Nusantara

Mencari Titik Temu antara Konservasi dan Kehidupan di TN Tesso Nilo

INDOPOSCO.ID – Kabut pagi masih menggantung di sela dedaunan lebat Taman Nasional Tesso Nilo (TNTN), Kabupaten Pelalawan, Riau sesekali rintik air turun perlahan. Di kejauhan, suara ayam berkokok bersahutan dengan denting alat dapur dari rumah-rumah kayu.

Anak-anak tampak berlarian di jalan tanah menuju sekolah buatan warga, sementara para ibu mulai membersihkan kebun sawit keluarga. Kehidupan di desa-desa sekitar taman nasional berjalan seperti biasa—sederhana, namun bermakna bagi mereka yang telah lama menetap di wilayah ini.

Namun, di balik keseharian yang damai itu, ada keresahan yang tumbuh. Masyarakat sadar, tempat mereka membangun rumah, berkebun, hingga menyekolahkan anak, kini berada di wilayah yang oleh negara ditetapkan sebagai kawasan konservasi.

Pertanyaan pun menggantung di udara: sampai kapan mereka diperbolehkan tinggal?

Ketegangan antara Warga dan Regulasi

Konflik tenurial di TNTN memperlihatkan kenyataan rumit di mana masyarakat dan negara saling berhadapan dalam memperebutkan ruang hidup.
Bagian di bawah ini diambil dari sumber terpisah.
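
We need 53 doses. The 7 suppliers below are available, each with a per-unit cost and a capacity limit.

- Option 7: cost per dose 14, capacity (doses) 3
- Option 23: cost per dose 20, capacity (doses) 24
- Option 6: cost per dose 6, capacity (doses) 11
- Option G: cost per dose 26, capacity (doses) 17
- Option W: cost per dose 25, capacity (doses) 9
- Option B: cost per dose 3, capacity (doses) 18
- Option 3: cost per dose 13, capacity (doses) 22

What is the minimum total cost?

434

Use suppliers in increasing cost order.
Take 18 from Option B at 3 → need 35 more.
Option 6 (6): use full 11 → 24 doses to go.
Take 22 from Option 3 at 13 → need 2 more.
Take 2 from Option 7 at 14 to finish.
Option 23, Option W, Option G: unused.
Cost = 18×3 + 11×6 + 22×13 + 2×14 = 434.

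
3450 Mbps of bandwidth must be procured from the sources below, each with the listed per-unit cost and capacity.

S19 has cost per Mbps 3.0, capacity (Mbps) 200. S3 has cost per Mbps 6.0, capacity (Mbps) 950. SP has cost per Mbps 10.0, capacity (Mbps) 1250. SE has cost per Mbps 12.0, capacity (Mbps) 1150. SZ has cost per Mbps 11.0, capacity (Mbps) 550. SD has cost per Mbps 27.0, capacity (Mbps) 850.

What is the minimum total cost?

30850

Cheapest first:
S19 (3.0): use full 200 — 3250 Mbps to go.
Take 950 from S3 at 6.0 — need 2300 more.
SP (10.0): use full 1250 — 1050 Mbps to go.
SZ (11.0): use full 550 — 500 Mbps to go.
Take 500 from SE at 12.0 to finish.
SD: unused.
Cost = 200×3.0 + 950×6.0 + 1250×10.0 + 550×11.0 + 500×12.0 = 30850.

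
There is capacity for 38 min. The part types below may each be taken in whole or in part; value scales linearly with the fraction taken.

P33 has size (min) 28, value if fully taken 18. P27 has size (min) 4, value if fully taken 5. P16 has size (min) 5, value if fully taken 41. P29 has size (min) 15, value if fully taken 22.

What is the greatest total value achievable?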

Ini bukan sekadar sengketa legal, tetapi mencerminkan kegagalan dalam tata kelola sumber daya alam.

Banyak warga mengaku telah tinggal di kawasan ini sejak akhir 1990-an, lengkap dengan sertifikat hak milik (SHM) yang mereka peroleh jauh sebelum TNTN resmi ditetapkan sebagai taman nasional pada 2004.

Namun, status baru tersebut seolah menghapus legalitas yang mereka miliki. Warga merasa diperlakukan tidak adil, setelah bertahun-tahun menetap dan membangun fasilitas umum secara swadaya.

“Kalau memang dilarang dari awal, kami tentu tidak akan membangun apa-apa. Tapi sekarang, semua sudah ada—rumah, sekolah, bahkan masjid—kenapa kami disuruh pergi?” keluh seorang warga.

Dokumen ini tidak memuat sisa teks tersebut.